Inspecting a real Coherent bundle (Al123_Medhurst46_*.json, 815 KB, 333 entries) surfaced concrete mismatches with strict typed models:

  • References use the urn:uuid:<id> form, and practitioners are referenced by identifier query (Practitioner?identifier=...|9999999799), not by resource id.
  • SOAP notes are Base64 inline in DocumentReference.content[].attachment.data (no separate Binary resource in most bundles), contradicting the spec's extract_soap_note(binary_resource, doc_ref) signature.
  • ImagingStudy.series.modality / .bodySite are bare Coding dicts, not CodeableConcept wrappers.

fhir.resources strict validation routinely rejects real-world Synthea quirks, which would force per-field error handling anyway — eroding the benefit of typed models.

Decision

Parse FHIR bundles as plain Python dicts using .get() access throughout, with no fhir.resources dependency. FHIRBundleParser.parse_bundle() indexes bundle entries by resourceType and by id (covering both resource.id and entry.fullUrl), then dispatches to extract_* methods that return flat record dicts aligned with the Silver schemas.
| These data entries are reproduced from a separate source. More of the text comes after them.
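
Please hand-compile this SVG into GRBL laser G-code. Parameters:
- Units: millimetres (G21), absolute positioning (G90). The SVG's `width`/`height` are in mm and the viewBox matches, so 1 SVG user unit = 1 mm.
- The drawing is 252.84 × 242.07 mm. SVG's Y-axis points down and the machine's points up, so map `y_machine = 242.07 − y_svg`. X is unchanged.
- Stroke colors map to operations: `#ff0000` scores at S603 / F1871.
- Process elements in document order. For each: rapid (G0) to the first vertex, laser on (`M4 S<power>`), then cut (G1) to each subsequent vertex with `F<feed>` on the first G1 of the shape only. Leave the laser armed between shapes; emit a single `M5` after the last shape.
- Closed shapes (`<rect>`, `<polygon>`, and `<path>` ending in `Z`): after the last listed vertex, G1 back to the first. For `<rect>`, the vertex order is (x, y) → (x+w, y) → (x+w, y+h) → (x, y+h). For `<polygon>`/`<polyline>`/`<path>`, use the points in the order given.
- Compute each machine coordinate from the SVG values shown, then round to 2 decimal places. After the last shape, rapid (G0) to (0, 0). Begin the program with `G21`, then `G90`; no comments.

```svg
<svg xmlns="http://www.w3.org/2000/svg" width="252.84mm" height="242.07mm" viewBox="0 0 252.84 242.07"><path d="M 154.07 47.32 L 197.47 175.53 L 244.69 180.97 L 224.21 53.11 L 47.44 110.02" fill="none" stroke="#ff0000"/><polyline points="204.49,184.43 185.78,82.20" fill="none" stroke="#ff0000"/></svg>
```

G21
G90
G0 X154.07 Y194.75
M4 S603
G1 X197.47 Y66.54 F1871
G1 X244.69 Y61.10
G1 X224.21 Y188.96
G1 X47.44 Y132.05
G0 X204.49 Y57.64
M4 S603
G1 X185.78 Y159.87 F1871
M5
G0 X0.00 Y0.00

viewBox `0 0 252.84 242.07` with mm width/height → 1 unit = 1 mm. Flip: y_m = 242.07 − y_svg.

**Shape 1** — `<path>` open polyline, stroke `#ff0000` → score (S603, F1871). Machine vertices: (154.07,194.75) → (197.47,66.54) → (244.69,61.10) → (224.21,188.96) → (47.44,132.05). Open path.

**Shape 2** — `<polyline>` line segment, stroke `#ff0000` → score (S603, F1871). Machine vertices: (204.49,57.64) → (185.78,159.87). Open path.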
A strip_reference() helper normalizes urn:uuid:, Type/id, and bare-id references. extract_soap_note(doc_ref, binary_index=None) resolves both inline attachments and Binary-by-url references.

pydicom (ADR-006) is imported lazily inside _extract_dicom_headers so the module loads and tests run without it installed.

Alternatives considered

Option Pros Cons Why rejected
fhir.resources typed models (spec sketch) Standards-validated, IDE autocomplete Heavy dep in Spark UDFs; strict validation fails on Synthea quirks; attribute access conflicts with the .get() rule Friction outweighs typing benefit on synthetic data
fhirclient / other FHIR SDK Similar typing Same dependency-weight and validation issues Same as above
Dict-based .get() parsing (chosen) Tolerant of optional/odd fields, zero heavy deps, matches transform rules, trivially testable No compile-time schema guarantees Schema is enforced downstream in Silver validation (Session 2) instead

Consequences

Positive: - Transforms stay pure and import-light — drop straight into Fabric Spark UDFs. - Tolerant of real Synthea quirks (urn:uuid:, inline attachments, bare Codings). - Easy to unit test with small inline dicts and one compact fixture.

Negative: - No compile-time FHIR schema validation; field-name typos surface only at runtime/test. Mitigated by full test coverage and downstream Silver schema validation (Session 2).

Neutral: - Diverges from the spec's literal fhir.resources sketch; the spec's intent (extract all resource types, decode SOAP, metadata-only DICOM/genomics) is fully preserved.

Implementation notes

  • local/transforms/fhir_parser.pyFHIRBundleParser, strip_reference, helpers.
  • Section detection maps both Markdown clinical headers ("# Chief Complaint", "# Assessment and Plan") and classic "SUBJECTIVE:/OBJECTIVE:" markers to S/O/A/P flags (ADR-005). Coherent notes lack an Objective section, so has_objective is frequently False — honest, documented behavior, not a bug.
  • has_pathogenic_variant uses negation-aware text detection so "No pathogenic variants detected" → False (ADR-007).
  • tests/test_fhir_parser.py, tests/test_silver_soap_notes.py — full coverage on the synthetic tests/fixtures/sample_bundle.json.